Por Flávia Carvalho de Souza
Quando olhei no espelho na tarde daquele domingo, não reconheci a pessoa que encarava de volta. Ironicamente, era um espelho dupla face, e quando segurei-o nas mãos para aproximá-lo de mim, um dos lados se desprendeu e caiu. Vi em cada caco o reflexo das antigas versões de mim mesma e não tive receio de nenhuma superstição, mas abracei a mudança e senti-me pronta para a nova fase da minha vida.

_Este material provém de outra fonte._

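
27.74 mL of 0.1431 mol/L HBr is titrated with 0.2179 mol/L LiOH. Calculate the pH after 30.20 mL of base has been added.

n(acid) = 0.1431 x 0.02774 = 0.003970 mol; n(LiOH) added = 0.2179 x 0.03020 = 0.006581 mol.
Base is in excess by 0.006581 - 0.003970 = 0.002611 mol in a total volume of 0.05794 L.
[OH^-] = 0.002611/0.05794 = 0.04506 M, so pOH = 1.35 and pH = 14.00 - 1.35 = 12.65.

12.65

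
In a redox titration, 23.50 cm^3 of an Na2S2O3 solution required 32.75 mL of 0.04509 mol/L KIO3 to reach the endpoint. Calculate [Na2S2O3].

n(KIO3) = 0.04509 x 0.03275 = 0.001477 mol.
From the balanced equation, 1 mol KIO3 reacts with 6 mol Na2S2O3, so n(Na2S2O3) = 0.001477 x 6/1 = 0.008860 mol.
[Na2S2O3] = 0.008860 / 0.02350 L = 0.377 M.

0.377 M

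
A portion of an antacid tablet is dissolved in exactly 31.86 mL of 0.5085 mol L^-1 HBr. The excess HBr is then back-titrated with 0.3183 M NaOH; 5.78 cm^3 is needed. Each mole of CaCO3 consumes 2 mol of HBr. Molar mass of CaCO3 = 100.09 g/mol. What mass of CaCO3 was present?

Total n(HBr) added = 0.5085 x 0.03186 = 0.01620 mol.
n(NaOH) used = 0.3183 x 0.005780 = 0.001840 mol, which equals the excess n(HBr).
So n(HBr) consumed by the sample = 0.01620 - 0.001840 = 0.01436 mol.
n(CaCO3) = 0.01436 / 2 = 0.007181 mol.
mass = 0.007181 mol x 100.09 g/mol = 0.719 g.

0.719 g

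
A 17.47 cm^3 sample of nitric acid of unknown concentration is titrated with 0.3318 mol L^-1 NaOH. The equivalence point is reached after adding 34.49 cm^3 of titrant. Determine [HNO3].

0.655 M

n(NaOH) delivered = 0.3318 x 0.03449 = 0.01144 mol.
For a 1:1 reaction, n(HNO3) = 0.01144 mol.
[HNO3] = 0.01144 mol / 0.01747 L = 0.655 M.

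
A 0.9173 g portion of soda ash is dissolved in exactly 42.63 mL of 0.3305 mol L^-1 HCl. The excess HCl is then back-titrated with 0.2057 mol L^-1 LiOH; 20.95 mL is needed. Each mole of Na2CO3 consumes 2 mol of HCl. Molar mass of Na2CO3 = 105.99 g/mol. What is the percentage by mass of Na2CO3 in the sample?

56.5%

Total n(HCl) added = 0.3305 x 0.04263 = 0.01409 mol.
n(LiOH) used = 0.2057 x 0.02095 = 0.004309 mol, which equals the excess n(HCl).
So n(HCl) consumed by the sample = 0.01409 - 0.004309 = 0.009780 mol.
n(Na2CO3) = 0.009780 / 2 = 0.004890 mol.
mass Na2CO3 = 0.004890 x 105.99 = 0.5183 g, so %Na2CO3 = 0.5183/0.9173 x 100 = 56.5%.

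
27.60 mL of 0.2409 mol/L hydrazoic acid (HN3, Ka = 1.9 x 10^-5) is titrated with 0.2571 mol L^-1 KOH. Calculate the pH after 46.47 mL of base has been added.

n(acid) = 0.2409 x 0.02760 = 0.006649 mol; n(KOH) added = 0.2571 x 0.04647 = 0.01195 mol.
Base is in excess by 0.01195 - 0.006649 = 0.005299 mol in a total volume of 0.07407 L.
[OH^-] = 0.005299/0.07407 = 0.07153 M, so pOH = 1.15 and pH = 14.00 - 1.15 = 12.85.

12.85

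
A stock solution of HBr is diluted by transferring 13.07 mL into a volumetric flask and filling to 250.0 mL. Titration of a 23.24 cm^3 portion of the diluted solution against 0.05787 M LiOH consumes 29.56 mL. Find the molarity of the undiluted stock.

n(LiOH) = 0.05787 x 0.02956 = 0.001711 mol.
n(HBr) in the aliquot = 0.001711 mol.
[diluted HBr] = 0.001711 / 0.02324 = 0.07361 M.
Dilution factor = 250.0/13.07 = 19.13, so [stock] = 0.07361 x 19.13 = 1.41 M.

1.41 M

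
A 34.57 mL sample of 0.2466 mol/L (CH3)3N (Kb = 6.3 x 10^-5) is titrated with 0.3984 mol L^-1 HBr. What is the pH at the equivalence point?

5.31

n((CH3)3N) = 0.2466 x 0.03457 = 0.008525 mol; V(HBr) at equivalence = 0.008525/0.3984 = 0.02140 L.
At equivalence the base is fully converted to (CH3)3NH+; total volume = 0.05597 L, so [(CH3)3NH+] = 0.008525/0.05597 = 0.1523 M.
Ka((CH3)3NH+) = Kw/Kb = 1.0e-14 / 6.3 x 10^-5 = 1.59e-10.
[H^+] = sqrt(Ka x [(CH3)3NH+]) = sqrt(1.59e-10 x 0.1523) = 4.92e-6 M.
pH = -log(4.92e-6) = 5.31.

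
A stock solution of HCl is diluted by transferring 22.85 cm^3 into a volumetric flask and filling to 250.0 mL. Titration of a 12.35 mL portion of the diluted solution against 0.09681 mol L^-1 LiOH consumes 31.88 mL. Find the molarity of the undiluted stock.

2.73 M

n(LiOH) = 0.09681 x 0.03188 = 0.003086 mol.
n(HCl) in the aliquot = 0.003086 mol.
[diluted HCl] = 0.003086 / 0.01235 = 0.2499 M.
Dilution factor = 250.0/22.85 = 10.94, so [stock] = 0.2499 x 10.94 = 2.73 M.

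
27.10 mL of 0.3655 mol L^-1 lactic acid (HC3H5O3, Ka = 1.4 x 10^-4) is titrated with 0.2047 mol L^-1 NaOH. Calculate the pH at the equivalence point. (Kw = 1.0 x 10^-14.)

n(HC3H5O3) = 0.3655 x 0.02710 = 0.009905 mol; V(NaOH) at equivalence = 0.009905/0.2047 = 0.04839 L.
At equivalence all the acid is converted to C3H5O3-; total volume = 0.02710 + 0.04839 = 0.07549 L, so [C3H5O3-] = 0.009905/0.07549 = 0.1312 M.
Kb = Kw/Ka = 1.0e-14 / 1.4 x 10^-4 = 7.14e-11.
[OH^-] = sqrt(Kb x [C3H5O3-]) = sqrt(7.14e-11 x 0.1312) = 3.06e-6 M.
pOH = 5.51, so pH = 14.00 - 5.51 = 8.49.

8.49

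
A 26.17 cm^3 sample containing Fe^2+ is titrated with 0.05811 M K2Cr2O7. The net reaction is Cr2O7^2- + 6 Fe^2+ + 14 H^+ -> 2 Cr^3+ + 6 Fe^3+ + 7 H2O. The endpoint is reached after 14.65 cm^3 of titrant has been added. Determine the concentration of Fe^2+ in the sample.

0.195 M

n(K2Cr2O7) = 0.05811 x 0.01465 = 0.0008513 mol.
From the balanced equation, 1 mol K2Cr2O7 reacts with 6 mol Fe^2+, so n(Fe^2+) = 0.0008513 x 6/1 = 0.005108 mol.
[Fe^2+] = 0.005108 / 0.02617 L = 0.195 M.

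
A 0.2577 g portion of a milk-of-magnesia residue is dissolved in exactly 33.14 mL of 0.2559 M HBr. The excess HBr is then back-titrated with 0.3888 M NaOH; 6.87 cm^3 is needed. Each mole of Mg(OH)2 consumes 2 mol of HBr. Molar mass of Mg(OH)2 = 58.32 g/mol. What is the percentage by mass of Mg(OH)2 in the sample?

65.7%

Total n(HBr) added = 0.2559 x 0.03314 = 0.008481 mol.
n(NaOH) used = 0.3888 x 0.006870 = 0.002671 mol, which equals the excess n(HBr).
So n(HBr) consumed by the sample = 0.008481 - 0.002671 = 0.005809 mol.
n(Mg(OH)2) = 0.005809 / 2 = 0.002905 mol.
mass Mg(OH)2 = 0.002905 x 58.32 = 0.1694 g, so %Mg(OH)2 = 0.1694/0.2577 x 100 = 65.7%.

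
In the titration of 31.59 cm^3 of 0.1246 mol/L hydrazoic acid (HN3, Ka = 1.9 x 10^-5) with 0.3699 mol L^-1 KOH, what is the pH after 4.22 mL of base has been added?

4.54

Initial n(HN3) = 0.1246 x 0.03159 = 0.003936 mol.
n(KOH) added = 0.3699 x 0.004220 = 0.001561 mol, converting that many moles of HN3 to N3-.
Remaining n(HN3) = 0.002375 mol; n(N3-) = 0.001561 mol.
By Henderson-Hasselbalch, pH = pKa + log([A^-]/[HA]) = 4.72 + log(0.001561/0.002375) = 4.72 + (-0.18) = 4.54.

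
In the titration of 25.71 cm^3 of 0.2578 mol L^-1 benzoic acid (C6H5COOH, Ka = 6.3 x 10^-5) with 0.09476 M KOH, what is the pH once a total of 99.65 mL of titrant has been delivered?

n(acid) = 0.2578 x 0.02571 = 0.006628 mol; n(KOH) added = 0.09476 x 0.09965 = 0.009443 mol.
Base is in excess by 0.009443 - 0.006628 = 0.002815 mol in a total volume of 0.1254 L.
[OH^-] = 0.002815/0.1254 = 0.02245 M, so pOH = 1.65 and pH = 14.00 - 1.65 = 12.35.

12.35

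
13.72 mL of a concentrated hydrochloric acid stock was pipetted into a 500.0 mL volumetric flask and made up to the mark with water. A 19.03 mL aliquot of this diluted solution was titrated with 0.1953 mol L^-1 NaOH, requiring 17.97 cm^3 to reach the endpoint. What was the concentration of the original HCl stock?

n(NaOH) = 0.1953 x 0.01797 = 0.003510 mol.
n(HCl) in the aliquot = 0.003510 mol.
[diluted HCl] = 0.003510 / 0.01903 = 0.1844 M.
Dilution factor = 500.0/13.72 = 36.44, so [stock] = 0.1844 x 36.44 = 6.72 M.

6.72 M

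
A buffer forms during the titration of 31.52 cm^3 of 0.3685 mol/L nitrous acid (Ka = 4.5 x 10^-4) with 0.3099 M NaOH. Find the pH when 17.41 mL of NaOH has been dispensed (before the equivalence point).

3.29

Initial n(HNO2) = 0.3685 x 0.03152 = 0.01162 mol.
n(NaOH) added = 0.3099 x 0.01741 = 0.005395 mol, converting that many moles of HNO2 to NO2-.
Remaining n(HNO2) = 0.006220 mol; n(NO2-) = 0.005395 mol.
By Henderson-Hasselbalch, pH = pKa + log([A^-]/[HA]) = 3.35 + log(0.005395/0.006220) = 3.35 + (-0.06) = 3.29.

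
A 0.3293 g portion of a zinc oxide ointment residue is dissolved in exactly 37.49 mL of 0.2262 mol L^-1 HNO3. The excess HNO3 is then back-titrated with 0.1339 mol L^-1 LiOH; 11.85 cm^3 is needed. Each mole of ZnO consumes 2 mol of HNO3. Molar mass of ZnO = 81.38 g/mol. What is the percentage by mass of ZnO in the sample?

Total n(HNO3) added = 0.2262 x 0.03749 = 0.008480 mol.
n(LiOH) used = 0.1339 x 0.01185 = 0.001587 mol, which equals the excess n(HNO3).
So n(HNO3) consumed by the sample = 0.008480 - 0.001587 = 0.006894 mol.
n(ZnO) = 0.006894 / 2 = 0.003447 mol.
mass ZnO = 0.003447 x 81.38 = 0.2805 g, so %ZnO = 0.2805/0.3293 x 100 = 85.2%.

85.2%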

Eu sabia que, para viver na completude de meus 20 anos, teria de deixar para trás comportamentos, crenças e mentalidades da menina que já fui. Deixá-la ir não significava esquecê-la, mas honrá-la na mulher que me tornei. Por isso, não lamentei a perda quando uma das faces do espelho estilhaçou-se, mas recolhi os cacos com gentileza e orgulhosamente virei-me para a outra face.
Vi um novo reflexo, e a esse me identifiquei. Não era tão diferente do primeiro, porque, em essência, ainda era a mesma pessoa, mas o olhar inseguro da criança antes perdida fora substituído pelo olhar confiante da mulher que se encontrava. Reparei um ponto em comum entre esses olhares: o brilho da curiosidade e a faísca pulsante da vida.
Em todas as minhas experiências que moldaram as versões que já fui e me transformam na mulher que sou hoje, senti e incorporei a coragem de agir com a verdade em meu coração. Estendi a mão para mim mesma e recolhi-me quando necessário, abracei-me quando não havia ninguém por perto capaz de oferecer esse conforto, aceitei a minha humanidade e me vi maravilhada com a existência.
Inevitavelmente, um lado do espelho realmente se desfez. Os cacos quebrados não me cortaram, mas me ensinaram a erguer a cabeça e olhar para o novo diante de mim.